The Tweed Valley Hospital is a $723.3 million greenfield development in the Northern NSW suburb of Cudgen. When the project was announced in 2017, there was opposition from the local Aboriginal and South Sea Islander communities. To respond to these concerns, the project team engaged with the local Community to listen to their concerns and embed Aboriginal people in the governance structures. This included establishing the project’s Aboriginal Community working group, which included key local Aboriginal organisations, the local Aboriginal health service and Community Elders and members.

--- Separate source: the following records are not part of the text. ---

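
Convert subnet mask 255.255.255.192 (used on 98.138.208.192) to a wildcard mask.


Subnet mask: 255.255.255.192
Wildcard = 255.255.255.255 - subnet mask
255 - 255 = 0
255 - 255 = 0
255 - 255 = 0
255 - 192 = 63
Wildcard: 0.0.0.63


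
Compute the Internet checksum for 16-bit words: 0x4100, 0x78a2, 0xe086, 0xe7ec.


Sum all words (with carry folding):
+ 0x4100 = 0x4100
+ 0x78a2 = 0xb9a2
+ 0xe086 = 0x9a29
+ 0xe7ec = 0x8216
One's complement: ~0x8216
Checksum = 0x7de9


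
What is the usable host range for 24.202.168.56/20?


Network: 24.202.160.0
Broadcast: 24.202.175.255
First usable = network + 1
Last usable = broadcast - 1
Range: 24.202.160.1 to 24.202.175.254


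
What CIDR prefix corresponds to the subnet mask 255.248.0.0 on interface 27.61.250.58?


Binary: 11111111.11111000.00000000.00000000
Count leading 1s
Prefix: /13


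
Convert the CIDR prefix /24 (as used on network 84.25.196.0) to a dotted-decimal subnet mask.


/24 means 24 network bits, 8 host bits
Binary: 11111111111111111111111100000000
Mask: 255.255.255.0


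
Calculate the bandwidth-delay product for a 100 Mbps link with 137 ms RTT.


BDP = bandwidth * RTT
= 100 Mbps * 137 ms
= 100 * 1e6 * 137 / 1000 bits
= 13700000 bits
= 1712500 bytes
= 1672.3633 KB
BDP = 13700000 bits (1712500 bytes)


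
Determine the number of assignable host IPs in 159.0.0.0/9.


Host bits = 32 - 9 = 23
Total addresses = 2^23 = 8388608
Usable = total - 2 (network and broadcast)
Usable hosts: 8388606


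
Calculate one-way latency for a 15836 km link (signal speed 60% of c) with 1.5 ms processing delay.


Speed = 0.6 * 3e5 km/s = 180000 km/s
Propagation delay = 15836 / 180000 = 0.088 s = 87.9778 ms
Processing delay = 1.5 ms
Total one-way latency = 89.4778 ms


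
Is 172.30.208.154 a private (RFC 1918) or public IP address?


RFC 1918 private ranges:
  10.0.0.0/8 (10.0.0.0 - 10.255.255.255)
  172.16.0.0/12 (172.16.0.0 - 172.31.255.255)
  192.168.0.0/16 (192.168.0.0 - 192.168.255.255)
Private (in 172.16.0.0/12)


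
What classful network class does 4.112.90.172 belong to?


First octet: 4
Binary: 00000100
0xxxxxxx -> Class A (1-126)
Class A, default mask 255.0.0.0 (/8)


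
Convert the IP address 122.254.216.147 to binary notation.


122 = 01111010
254 = 11111110
216 = 11011000
147 = 10010011
Binary: 01111010.11111110.11011000.10010011


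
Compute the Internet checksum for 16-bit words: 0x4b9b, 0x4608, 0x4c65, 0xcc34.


Sum all words (with carry folding):
+ 0x4b9b = 0x4b9b
+ 0x4608 = 0x91a3
+ 0x4c65 = 0xde08
+ 0xcc34 = 0xaa3d
One's complement: ~0xaa3d
Checksum = 0x55c2


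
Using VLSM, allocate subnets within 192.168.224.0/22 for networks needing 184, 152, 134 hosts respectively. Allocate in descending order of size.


184 hosts -> /24 (254 usable): 192.168.224.0/24
152 hosts -> /24 (254 usable): 192.168.225.0/24
134 hosts -> /24 (254 usable): 192.168.226.0/24
Allocation: 192.168.224.0/24 (184 hosts, 254 usable); 192.168.225.0/24 (152 hosts, 254 usable); 192.168.226.0/24 (134 hosts, 254 usable)


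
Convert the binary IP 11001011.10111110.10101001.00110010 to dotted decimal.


11001011 = 203
10111110 = 190
10101001 = 169
00110010 = 50
IP: 203.190.169.50


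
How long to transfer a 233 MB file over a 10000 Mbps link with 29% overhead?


Effective throughput = 10000 * (1 - 29/100) = 7100 Mbps
File size in Mb = 233 * 8 = 1864 Mb
Time = 1864 / 7100
Time = 0.2625 seconds


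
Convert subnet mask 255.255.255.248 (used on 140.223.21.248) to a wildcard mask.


Subnet mask: 255.255.255.248
Wildcard = 255.255.255.255 - subnet mask
255 - 255 = 0
255 - 255 = 0
255 - 255 = 0
255 - 248 = 7
Wildcard: 0.0.0.7


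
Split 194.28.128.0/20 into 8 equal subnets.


New prefix = 20 + 3 = 23
Each subnet has 512 addresses
  194.28.128.0/23
  194.28.130.0/23
  194.28.132.0/23
  194.28.134.0/23
  194.28.136.0/23
  194.28.138.0/23
  194.28.140.0/23
  194.28.142.0/23
Subnets: 194.28.128.0/23, 194.28.130.0/23, 194.28.132.0/23, 194.28.134.0/23, 194.28.136.0/23, 194.28.138.0/23, 194.28.140.0/23, 194.28.142.0/23


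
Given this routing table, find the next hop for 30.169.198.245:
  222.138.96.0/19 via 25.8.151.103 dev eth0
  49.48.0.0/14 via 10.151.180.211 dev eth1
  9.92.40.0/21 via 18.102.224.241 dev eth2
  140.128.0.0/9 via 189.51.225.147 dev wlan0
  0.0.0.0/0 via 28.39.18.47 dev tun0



Longest prefix match for 30.169.198.245:
  /19 222.138.96.0: no
  /14 49.48.0.0: no
  /21 9.92.40.0: no
  /9 140.128.0.0: no
  /0 0.0.0.0: MATCH
Selected: next-hop 28.39.18.47 via tun0 (matched /0)


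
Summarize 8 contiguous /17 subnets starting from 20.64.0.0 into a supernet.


Original prefix: /17
Number of subnets: 8 = 2^3
New prefix = 17 - 3 = 14
Supernet: 20.64.0.0/14


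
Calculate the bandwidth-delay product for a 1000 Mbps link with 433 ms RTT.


BDP = bandwidth * RTT
= 1000 Mbps * 433 ms
= 1000 * 1e6 * 433 / 1000 bits
= 433000000 bits
= 54125000 bytes
= 52856.4453 KB
BDP = 433000000 bits (54125000 bytes)


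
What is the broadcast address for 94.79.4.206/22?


Network: 94.79.4.0/22
Host bits = 10
Set all host bits to 1:
Broadcast: 94.79.7.255


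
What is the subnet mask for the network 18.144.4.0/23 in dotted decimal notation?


/23 means 23 network bits, 9 host bits
Binary: 11111111111111111111111000000000
Mask: 255.255.254.0


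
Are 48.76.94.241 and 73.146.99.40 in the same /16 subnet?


Mask: 255.255.0.0
48.76.94.241 AND mask = 48.76.0.0
73.146.99.40 AND mask = 73.146.0.0
No, different subnets (48.76.0.0 vs 73.146.0.0)


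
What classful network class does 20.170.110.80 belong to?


First octet: 20
Binary: 00010100
0xxxxxxx -> Class A (1-126)
Class A, default mask 255.0.0.0 (/8)


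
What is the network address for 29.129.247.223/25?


IP:   00011101.10000001.11110111.11011111
Mask: 11111111.11111111.11111111.10000000
AND operation:
Net:  00011101.10000001.11110111.10000000
Network: 29.129.247.128/25


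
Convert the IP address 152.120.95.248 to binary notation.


152 = 10011000
120 = 01111000
95 = 01011111
248 = 11111000
Binary: 10011000.01111000.01011111.11111000


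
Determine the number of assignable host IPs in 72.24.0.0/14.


Host bits = 32 - 14 = 18
Total addresses = 2^18 = 262144
Usable = total - 2 (network and broadcast)
Usable hosts: 262142


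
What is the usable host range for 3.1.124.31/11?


Network: 3.0.0.0
Broadcast: 3.31.255.255
First usable = network + 1
Last usable = broadcast - 1
Range: 3.0.0.1 to 3.31.255.254


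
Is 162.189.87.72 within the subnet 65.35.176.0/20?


Subnet network: 65.35.176.0
Test IP AND mask: 162.189.80.0
No, 162.189.87.72 is not in 65.35.176.0/20


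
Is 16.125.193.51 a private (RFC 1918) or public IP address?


RFC 1918 private ranges:
  10.0.0.0/8 (10.0.0.0 - 10.255.255.255)
  172.16.0.0/12 (172.16.0.0 - 172.31.255.255)
  192.168.0.0/16 (192.168.0.0 - 192.168.255.255)
Public (not in any RFC 1918 range)


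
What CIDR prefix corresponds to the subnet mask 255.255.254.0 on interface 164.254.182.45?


Binary: 11111111.11111111.11111110.00000000
Count leading 1s
Prefix: /23


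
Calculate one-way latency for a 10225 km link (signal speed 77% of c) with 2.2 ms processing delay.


Speed = 0.77 * 3e5 km/s = 231000 km/s
Propagation delay = 10225 / 231000 = 0.0443 s = 44.2641 ms
Processing delay = 2.2 ms
Total one-way latency = 46.4641 ms


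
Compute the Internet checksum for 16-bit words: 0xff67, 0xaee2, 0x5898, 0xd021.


Sum all words (with carry folding):
+ 0xff67 = 0xff67
+ 0xaee2 = 0xae4a
+ 0x5898 = 0x06e3
+ 0xd021 = 0xd704
One's complement: ~0xd704
Checksum = 0x28fb


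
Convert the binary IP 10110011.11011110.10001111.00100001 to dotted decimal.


10110011 = 179
11011110 = 222
10001111 = 143
00100001 = 33
IP: 179.222.143.33


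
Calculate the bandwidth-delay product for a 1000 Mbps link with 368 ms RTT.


BDP = bandwidth * RTT
= 1000 Mbps * 368 ms
= 1000 * 1e6 * 368 / 1000 bits
= 368000000 bits
= 46000000 bytes
= 44921.875 KB
BDP = 368000000 bits (46000000 bytes)


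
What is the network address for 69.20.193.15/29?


IP:   01000101.00010100.11000001.00001111
Mask: 11111111.11111111.11111111.11111000
AND operation:
Net:  01000101.00010100.11000001.00001000
Network: 69.20.193.8/29


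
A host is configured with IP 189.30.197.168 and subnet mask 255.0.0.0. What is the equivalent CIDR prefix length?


Binary: 11111111.00000000.00000000.00000000
Count leading 1s
Prefix: /8


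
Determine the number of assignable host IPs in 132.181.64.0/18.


Host bits = 32 - 18 = 14
Total addresses = 2^14 = 16384
Usable = total - 2 (network and broadcast)
Usable hosts: 16382


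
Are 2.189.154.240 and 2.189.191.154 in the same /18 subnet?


Mask: 255.255.192.0
2.189.154.240 AND mask = 2.189.128.0
2.189.191.154 AND mask = 2.189.128.0
Yes, same subnet (2.189.128.0)


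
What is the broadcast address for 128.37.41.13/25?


Network: 128.37.41.0/25
Host bits = 7
Set all host bits to 1:
Broadcast: 128.37.41.127


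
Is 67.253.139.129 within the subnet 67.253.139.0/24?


Subnet network: 67.253.139.0
Test IP AND mask: 67.253.139.0
Yes, 67.253.139.129 is in 67.253.139.0/24


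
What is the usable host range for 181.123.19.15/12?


Network: 181.112.0.0
Broadcast: 181.127.255.255
First usable = network + 1
Last usable = broadcast - 1
Range: 181.112.0.1 to 181.127.255.254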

Through the working group, Community members shared local knowledge and songlines to inform the development of the hospital, raised concerns about the cultural safety of hospital facilities, and participated in design user group sessions to address these concerns. This ensured that the local songlines and culture were considered in the hospital design, for example changing the orientation of the hospital’s birthing rooms so that they did not face Wollumbin (Mount Warning), which is a male landmark and not appropriate for Aboriginal women to face while birthing. It also enabled Community members, Elders and local Aboriginal Organisations to participate in the design, implementation and governance of the arts and culture program for the hospital. This resulted in more than 30 signs being translated into a local Aboriginal language, the inclusion of local edible and medicinal plants being used in the hospital’s landscaping and commissioning multiple artworks and sculptures to share and celebrate local knowledge and stories.
Embedding local Aboriginal Community members’ voices in the design, development and governance of the hospital redesign has resulted in the local Community becoming advocates for their new hospital. A smoking ceremony was held in early May 2024 to cleanse the space and the Tweed Valley Hospital opened to patients on 14 May 2024.